BESUCH  VOM  HERBST  DES  LEBENS

Wenn der Herbst des Lebens an die Tür klopft,
sich freundlich und zurückhaltend vorstellt,
sagt: „Wir sollten miteinander reden“,
und dabei lächelt, als wüsste er,
was ihn hinter der Tür erwartet,
sollte man ihn hereinbitten und
ihm ein Glas seines besten Weines anbieten.
Er wird nicht viel Neues berichten.
Ganz sicher darüber sprechen, dass längst
Bekanntes nun seine Zeit hat und
wie man am besten damit umgehen kann.
Dabei wird er lässig im Sessel sitzen,
gemütlich die Beine übereinandergeschlagen,
sich neugierig umschauen und die Dinge sehen,
die er erwartet hat und je nach dem,
wie er sich fühlt, wird er schnell gelangweilt
oder ermuntert sein, ein lockeres Gespräch zu führen.
Was er nun ausgerechnet an diesem Tag von dir will,
weiß keiner. Das weiß er selbst nicht.
Sagen wir mal so: Er macht seinen Job.

Das Gute an ihm ist, dass er keine Angst macht
oder Panik verbreitet.
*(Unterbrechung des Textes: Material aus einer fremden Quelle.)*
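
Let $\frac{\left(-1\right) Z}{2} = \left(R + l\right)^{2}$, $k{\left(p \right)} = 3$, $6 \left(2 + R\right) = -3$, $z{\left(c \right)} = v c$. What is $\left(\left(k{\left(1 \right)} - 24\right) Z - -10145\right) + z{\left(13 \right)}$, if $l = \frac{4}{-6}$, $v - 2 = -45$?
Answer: $\frac{60043}{6} \approx 10007.0$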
Eher das Gegenteil.
Er mag die Ruhe und die Ausgeglichenheit.
Wenn du ihm sympathisch bist,
lässt er dir ein bisschen von beidem zurück,
gerade so viel, dass man nicht an Zahlen denkt,
wenn man ihm noch einmal begegnet.
Biete ihm ruhig ein zweites Glas Wein an und
frage ihn, ob er ein Käse- oder Wurstbrot haben will.
Er wird sich freuen, denn er ist viel unterwegs und
nicht immer verlaufen seine Besuche harmonisch,
freundschaftlich und friedlich.
Nicht jeder freut sich über seinen Besuch,
oft ist das Gegenteil der Fall und eine Begegnung
endet mit bösen Worten und Türenschlagen.

Wenn der Herbst dann aufsteht,
ein kleines Bäuerchen macht
und sich nochmal wohlwollend
die Bilder an den Wänden ansieht,
dann kannst du sicher sein, dass er dich
in freundlicher Erinnerung behalten wird.
Mehr kann man vom Herbst des Lebens nicht erwarten.